Pourtant, les invités étaient intéressants, notamment Célia Boyer, la directrice exécutive de la fondation HON, une chercheuse québécoise qui avait l’air très sympa et plusieurs représentants des ordres des médecins et des pharmaciens.
Mais au lieu de faire des présentations didactiques, les invités ont dû répondre à des questions ineptes et vides de sens.
Alors que Célia Boyer avait fait le voyage de Suisse, personne n’a eu la simple idée de lui demander ce qu’était le HONCode, et d’expliciter les 8 principes de la certification.
Au lieu de cela, on a fait endosser à HON un rôle de « gendarme » de l’internet santé, craint, qui plus est, ce qui est à mon sens à la fois une mauvaise interprétation et une ineptie.
HON n’a aucun moyen d’action hormis de retirer sa certification. Et alors ? Ce pouvoir est bien évidemment proportionnel à la diffusion et surtout à la reconnaissance de la certification HON.
Or, qui, en dehors du petit groupe qui s’intéresse à la question à l’HAS, du cercle qui fréquente ces colloques et de quelques acteurs de l’internet santé connaissent HON ?
Je vous propose une expérience, demandez à vos 50 prochains patients qui recherchent des infos sur internet, si ils connaissent HON. Ce sont quand même eux qui seraient les premiers concernés par cette certification. Si j’ai le temps, je le ferai: âge, utilisation d’internet pour rechercher des infos médicales: oui/non, connaissez-vous HON, en leur montrant le logo: oui/non.
Si certains sont intéressés, on pourrait même faire du multicentrique!
Dans le même ordre d’idée, un orateur a vanté son site qui se propose d’analyser les plaintes des patients internautes, de les retranscrire en symptômes et grâce à un système informatique de répondre par des conseils.
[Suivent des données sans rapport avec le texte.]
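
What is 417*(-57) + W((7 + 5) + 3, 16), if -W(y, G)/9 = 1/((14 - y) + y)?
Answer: -332775/14 ≈ -23770.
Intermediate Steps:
W(y, G) = -9/14 (W(y, G) = -9/((14 - y) + y) = -9/14)
417*(-57) + W((7 + 5) + 3, 16) = 417*(-57) - 9/14 = -23769 - 9/14 = -332775/14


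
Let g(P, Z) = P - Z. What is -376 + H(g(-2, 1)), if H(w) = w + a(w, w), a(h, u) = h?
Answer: -382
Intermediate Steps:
H(w) = 2*w (H(w) = w + w = 2*w)
-376 + H(g(-2, 1)) = -376 + 2*(-2 - 1*1) = -376 + 2*(-2 - 1) = -376 + 2*(-3) = -376 - 6 = -382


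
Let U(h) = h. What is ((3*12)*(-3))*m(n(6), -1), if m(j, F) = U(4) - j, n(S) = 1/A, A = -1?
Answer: -540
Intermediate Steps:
n(S) = -1 (n(S) = 1/(-1) = -1)
m(j, F) = 4 - j
((3*12)*(-3))*m(n(6), -1) = ((3*12)*(-3))*(4 - 1*(-1)) = (36*(-3))*(4 + 1) = -108*5 = -540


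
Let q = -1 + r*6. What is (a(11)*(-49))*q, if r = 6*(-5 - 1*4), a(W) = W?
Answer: 175175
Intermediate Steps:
r = -54 (r = 6*(-5 - 4) = 6*(-9) = -54)
q = -325 (q = -1 - 54*6 = -1 - 324 = -325)
(a(11)*(-49))*q = (11*(-49))*(-325) = -539*(-325) = 175175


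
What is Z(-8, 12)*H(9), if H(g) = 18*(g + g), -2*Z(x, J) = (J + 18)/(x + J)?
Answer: -1215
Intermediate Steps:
Z(x, J) = -(18 + J)/(2*(J + x)) (Z(x, J) = -(J + 18)/(2*(x + J)) = -(18 + J)/(2*(J + x)))
H(g) = 36*g (H(g) = 18*(2*g) = 36*g)
Z(-8, 12)*H(9) = ((-9 - ½*12)/(12 - 8))*(36*9) = ((-9 - 6)/4)*324 = ((¼)*(-15))*324 = -15/4*324 = -1215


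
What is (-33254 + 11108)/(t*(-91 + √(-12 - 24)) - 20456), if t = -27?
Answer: 398605854/323990245 - 3587652*I/323990245 ≈ 1.2303 - 0.011073*I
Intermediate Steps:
(-33254 + 11108)/(t*(-91 + √(-12 - 24)) - 20456) = (-33254 + 11108)/(-27*(-91 + √(-12 - 24)) - 20456) = -22146/(-27*(-91 + √(-36)) - 20456) = -22146/(-27*(-91 + 6*I) - 20456) = -22146/((2457 - 162*I) - 20456) = -22146*(-17999 + 162*I)/323990245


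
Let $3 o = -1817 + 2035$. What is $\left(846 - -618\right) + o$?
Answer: $\frac{4610}{3} \approx 1536.7$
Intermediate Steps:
$o = \frac{218}{3}$ ($o = \frac{-1817 + 2035}{3} = \frac{1}{3} \cdot 218 = \frac{218}{3} \approx 72.667$)
$\left(846 - -618\right) + o = \left(846 - -618\right) + \frac{218}{3} = \left(846 + 618\right) + \frac{218}{3} = 1464 + \frac{218}{3} = \frac{4610}{3}$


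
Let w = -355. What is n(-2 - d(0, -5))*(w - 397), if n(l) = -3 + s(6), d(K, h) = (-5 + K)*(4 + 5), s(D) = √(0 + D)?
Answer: 2256 - 752*√6 ≈ 413.98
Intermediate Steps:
s(D) = √D
d(K, h) = -45 + 9*K (d(K, h) = (-5 + K)*9 = -45 + 9*K)
n(l) = -3 + √6
n(-2 - d(0, -5))*(w - 397) = (-3 + √6)*(-355 - 397) = (-3 + √6)*(-752) = 2256 - 752*√6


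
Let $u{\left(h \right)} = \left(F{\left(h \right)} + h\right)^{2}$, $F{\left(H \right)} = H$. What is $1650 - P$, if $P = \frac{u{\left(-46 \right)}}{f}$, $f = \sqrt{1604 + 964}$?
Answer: $1650 - \frac{2116 \sqrt{642}}{321} \approx 1483.0$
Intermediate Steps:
$f = 2 \sqrt{642}$ ($f = \sqrt{2568} = 2 \sqrt{642} \approx 50.675$)
$u{\left(h \right)} = 4 h^{2}$ ($u{\left(h \right)} = \left(h + h\right)^{2} = \left(2 h\right)^{2} = 4 h^{2}$)
$P = \frac{2116 \sqrt{642}}{321}$ ($P = \frac{4 \left(-46\right)^{2}}{2 \sqrt{642}} = 4 \cdot 2116 \frac{\sqrt{642}}{1284} = 8464 \frac{\sqrt{642}}{1284} = \frac{2116 \sqrt{642}}{321} \approx 167.02$)
$1650 - P = 1650 - \frac{2116 \sqrt{642}}{321}$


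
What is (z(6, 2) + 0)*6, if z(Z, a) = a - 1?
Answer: 6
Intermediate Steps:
z(Z, a) = -1 + a
(z(6, 2) + 0)*6 = ((-1 + 2) + 0)*6 = (1 + 0)*6 = 1*6 = 6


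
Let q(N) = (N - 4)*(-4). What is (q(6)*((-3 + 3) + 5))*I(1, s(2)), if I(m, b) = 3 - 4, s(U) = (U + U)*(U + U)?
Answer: 40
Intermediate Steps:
q(N) = 16 - 4*N (q(N) = (-4 + N)*(-4) = 16 - 4*N)
s(U) = 4*U² (s(U) = (2*U)*(2*U) = 4*U²)
I(m, b) = -1
(q(6)*((-3 + 3) + 5))*I(1, s(2)) = ((16 - 4*6)*((-3 + 3) + 5))*(-1) = ((16 - 24)*(0 + 5))*(-1) = -8*5*(-1) = -40*(-1) = 40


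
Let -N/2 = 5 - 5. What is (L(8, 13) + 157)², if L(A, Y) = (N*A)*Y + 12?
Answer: 28561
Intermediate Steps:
N = 0 (N = -2*(5 - 5) = -2*0 = 0)
L(A, Y) = 12 (L(A, Y) = (0*A)*Y + 12 = 0*Y + 12 = 0 + 12 = 12)
(L(8, 13) + 157)² = (12 + 157)² = 169² = 28561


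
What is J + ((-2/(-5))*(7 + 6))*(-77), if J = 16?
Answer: -1922/5 ≈ -384.40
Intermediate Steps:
J + ((-2/(-5))*(7 + 6))*(-77) = 16 + ((-2/(-5))*(7 + 6))*(-77) = 16 + (-2*(-1/5)*13)*(-77) = 16 + ((2/5)*13)*(-77) = 16 + (26/5)*(-77) = 16 - 2002/5 = -1922/5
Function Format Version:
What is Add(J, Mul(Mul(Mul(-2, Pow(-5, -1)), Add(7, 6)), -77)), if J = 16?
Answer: Rational(-1922, 5) ≈ -384.40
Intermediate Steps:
Add(J, Mul(Mul(Mul(-2, Pow(-5, -1)), Add(7, 6)), -77)) = Add(16, Mul(Mul(Mul(-2, Pow(-5, -1)), Add(7, 6)), -77)) = Add(16, Mul(Mul(Mul(-2, Rational(-1, 5)), 13), -77)) = Add(16, Mul(Mul(Rational(2, 5), 13), -77)) = Add(16, Mul(Rational(26, 5), -77)) = Add(16, Rational(-2002, 5)) = Rational(-1922, 5)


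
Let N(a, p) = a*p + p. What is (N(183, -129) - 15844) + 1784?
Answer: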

Il a parlé longtemps et était très content de lui car son système était validé par des tas de gens biens, par le CNOM, et allait permettre de désengorger les filières de soins. D’un point de vue d’intelligence artificielle, le concept est intéressant. Mais comme l’a fait remarquer très finement le représentant d’un syndicat de pharmaciens, la loi HPST confie justement aux pharmaciens un rôle prééminent en première ligne du recours aux soins, et pas à internet.
Par ailleurs, ne serait-ce que d’un point de vue réglementaire la réponse ne peut pas être différente de « allez consulter votre médecin ». Seul le délai suggéré de consultation varie.
J’ai testé le système pour des boutons rouges qui grattouillent sur le thorax, et je n’ai pas trouvé les suggestions très pertinentes, même en me mettant à la place d’un patient lambda. J’ai même obtenu plusieurs fois la suggestion de contacter sans tarder le 15, en faisant des modifications à mon sens non significatives.
Désengorger les filières de soin, mouahahahahahahaha…
Stéphane et moi nous sommes fait la remarque qu’une grande partie des personnes qui parlaient ainsi si doctement de l’internet santé et de tout ce qu’il pourrait apporter de merveilleux aux patients n’avaient jamais exercé médecine, ou n’exerçaient plus depuis longtemps.
C’est si facile de dire ce qui est bon pour un patient quand on a pas la moindre idée, ou qu’on ne se souvient plus de ce que c’est (idem pour ce qui est bon pour les médecins).
Par contre, j’ai été agréablement surpris par le CNOM et son attitude assez pragmatique face à l’impossible régulation des sites internet tenus par des confrères et tous les problèmes de déontologie qui peuvent en découler. Avec Marie-Françoise de Pange, Stéphane, et le Dr Jacques Lucas, vice-président et « Monsieur Internet » du CNOM, nous avons eu une discussion trop courte mais très intéressante durant la pause.
Finalement, des deux sessions, c’était la pause jus d’orange qui était le mieux.